On September 25 James and eight other naval officers took command of the Yorktown batteries and exercised the guns to the satisfaction of Lord Cornwallis. On September 28, Washington and Rochambeau appeared before Yorktown, and James was among the first to open fire on them with his guns. A week of cannonading followed while the Americans and French labored on their siege trenches. On the fourth of October, James notes in his journal his first sign of alarm: “We kept up as heavy a fire on them as our want of ammunition would allow.”

On October 9 the French and American batteries began to return the British fire. James and his naval friends, used to fighting their battles with cannon, soon realized they were in for a pasting. Their guns were simply no match for the allies’ heavier weapons, and their dwindling ammunition rendered them even more impotent.

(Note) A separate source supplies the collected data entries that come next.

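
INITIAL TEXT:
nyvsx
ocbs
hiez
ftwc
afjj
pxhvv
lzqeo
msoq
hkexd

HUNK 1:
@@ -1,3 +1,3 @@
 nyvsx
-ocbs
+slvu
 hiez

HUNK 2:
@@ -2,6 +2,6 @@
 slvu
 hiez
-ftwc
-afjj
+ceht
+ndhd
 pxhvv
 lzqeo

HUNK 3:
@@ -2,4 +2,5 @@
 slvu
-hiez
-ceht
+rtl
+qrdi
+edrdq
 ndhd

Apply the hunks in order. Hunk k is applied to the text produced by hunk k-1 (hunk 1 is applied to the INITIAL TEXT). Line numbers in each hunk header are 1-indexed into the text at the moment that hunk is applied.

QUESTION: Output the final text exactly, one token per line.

Answer: nyvsx
slvu
rtl
qrdi
edrdq
ndhd
pxhvv
lzqeo
msoq
hkexd

Derivation:
Hunk 1: at line 1 remove [ocbs] add [slvu] -> 9 lines: nyvsx slvu hiez ftwc afjj pxhvv lzqeo msoq hkexd
Hunk 2: at line 2 remove [ftwc,afjj] add [ceht,ndhd] -> 9 lines: nyvsx slvu hiez ceht ndhd pxhvv lzqeo msoq hkexd
Hunk 3: at line 2 remove [hiez,ceht] add [rtl,qrdi,edrdq] -> 10 lines: nyvsx slvu rtl qrdi edrdq ndhd pxhvv lzqeo msoq hkexd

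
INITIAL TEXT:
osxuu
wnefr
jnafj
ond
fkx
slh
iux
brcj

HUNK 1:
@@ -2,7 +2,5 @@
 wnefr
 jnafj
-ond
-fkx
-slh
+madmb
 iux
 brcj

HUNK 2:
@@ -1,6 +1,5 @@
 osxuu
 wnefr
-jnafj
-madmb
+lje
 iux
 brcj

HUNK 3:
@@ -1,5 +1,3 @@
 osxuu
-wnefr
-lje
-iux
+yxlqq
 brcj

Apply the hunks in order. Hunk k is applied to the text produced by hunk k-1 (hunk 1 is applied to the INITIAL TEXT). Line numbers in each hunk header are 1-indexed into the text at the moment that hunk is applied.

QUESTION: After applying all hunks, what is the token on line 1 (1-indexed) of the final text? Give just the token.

Hunk 1: at line 2 remove [ond,fkx,slh] add [madmb] -> 6 lines: osxuu wnefr jnafj madmb iux brcj
Hunk 2: at line 1 remove [jnafj,madmb] add [lje] -> 5 lines: osxuu wnefr lje iux brcj
Hunk 3: at line 1 remove [wnefr,lje,iux] add [yxlqq] -> 3 lines: osxuu yxlqq brcj
Final line 1: osxuu

Answer: osxuu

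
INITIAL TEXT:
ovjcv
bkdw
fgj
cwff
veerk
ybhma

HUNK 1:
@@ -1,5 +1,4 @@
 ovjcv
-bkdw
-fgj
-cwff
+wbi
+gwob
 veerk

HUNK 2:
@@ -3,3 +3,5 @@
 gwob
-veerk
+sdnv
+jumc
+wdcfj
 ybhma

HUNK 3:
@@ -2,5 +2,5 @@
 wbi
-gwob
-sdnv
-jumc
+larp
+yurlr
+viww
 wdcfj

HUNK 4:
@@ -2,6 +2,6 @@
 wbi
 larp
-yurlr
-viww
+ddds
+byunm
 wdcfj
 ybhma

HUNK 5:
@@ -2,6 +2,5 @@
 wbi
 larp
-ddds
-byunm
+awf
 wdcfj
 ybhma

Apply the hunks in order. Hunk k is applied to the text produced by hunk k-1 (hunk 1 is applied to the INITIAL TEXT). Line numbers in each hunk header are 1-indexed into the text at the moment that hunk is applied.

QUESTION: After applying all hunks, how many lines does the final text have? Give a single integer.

Hunk 1: at line 1 remove [bkdw,fgj,cwff] add [wbi,gwob] -> 5 lines: ovjcv wbi gwob veerk ybhma
Hunk 2: at line 3 remove [veerk] add [sdnv,jumc,wdcfj] -> 7 lines: ovjcv wbi gwob sdnv jumc wdcfj ybhma
Hunk 3: at line 2 remove [gwob,sdnv,jumc] add [larp,yurlr,viww] -> 7 lines: ovjcv wbi larp yurlr viww wdcfj ybhma
Hunk 4: at line 2 remove [yurlr,viww] add [ddds,byunm] -> 7 lines: ovjcv wbi larp ddds byunm wdcfj ybhma
Hunk 5: at line 2 remove [ddds,byunm] add [awf] -> 6 lines: ovjcv wbi larp awf wdcfj ybhma
Final line count: 6

Answer: 6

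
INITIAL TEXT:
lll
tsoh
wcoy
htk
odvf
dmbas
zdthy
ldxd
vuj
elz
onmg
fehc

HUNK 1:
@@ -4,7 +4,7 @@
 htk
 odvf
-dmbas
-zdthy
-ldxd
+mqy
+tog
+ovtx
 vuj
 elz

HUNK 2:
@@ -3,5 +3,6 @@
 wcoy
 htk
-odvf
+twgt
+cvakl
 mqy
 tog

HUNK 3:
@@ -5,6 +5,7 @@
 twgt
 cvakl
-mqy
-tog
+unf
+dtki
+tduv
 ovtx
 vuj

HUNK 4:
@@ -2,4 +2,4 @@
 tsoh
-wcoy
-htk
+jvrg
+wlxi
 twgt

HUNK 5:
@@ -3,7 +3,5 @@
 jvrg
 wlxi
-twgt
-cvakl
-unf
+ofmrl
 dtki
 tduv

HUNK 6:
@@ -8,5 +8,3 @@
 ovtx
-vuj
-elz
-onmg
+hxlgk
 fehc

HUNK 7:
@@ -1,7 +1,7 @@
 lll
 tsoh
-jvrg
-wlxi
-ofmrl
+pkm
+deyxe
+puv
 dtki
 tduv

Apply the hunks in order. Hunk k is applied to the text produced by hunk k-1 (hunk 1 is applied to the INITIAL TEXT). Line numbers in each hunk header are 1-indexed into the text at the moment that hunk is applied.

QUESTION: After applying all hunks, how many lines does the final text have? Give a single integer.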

On the tenth, James had to sit and watch while French gunners set his ship, the Charon, on fire with hot shot. “From our being quartered at the guns in front of the army, that timely assistance could not be given her which was necessary to extinguish the fire, and she broke adrift from her moorings and drove on board a transport to which she also set fire, and they both grounded on the Gloucester side where they burnt to the water’s edge. The loss of our things in the Charon are so very trivial when compared to the more distressing scenes of the garrison that I shall say no more on this head than that we saw with infinite concern one of the finest ships in the navy of her rate totally destroyed on this day.”

That same evening the first lieutenant of the Charon was forced to quit his battery, “the shot and shell having dismounted his guns and tore up his platforms.” It was an experience that would soon be repeated all along the British line. By October 11, James was writing, “I now want words to express the dreadful situation of the garrison. Upwards of a thousand shells was thrown into the works on this night, and every spot became alike dangerous. The noise and thundering of the cannon, the distressing cries of the wounded, and the lamentable sufferings of the inhabitants, whose dwellings were chiefly in flames, added to the restless fatigues of the duty, must inevitably fill every mind with pity and compassion.”

On October 12, the seamen from the transports simply refused to man their batteries in the “hornwork,” as the British called the projecting angle in the center of their lines. It was the most exposed position in Yorktown, open to devastating fire from both right and left. Lieutenant James immediately volunteered to replace them, and with Cornwallis’ warm approval led a midshipman and thirty-four seamen to the fray.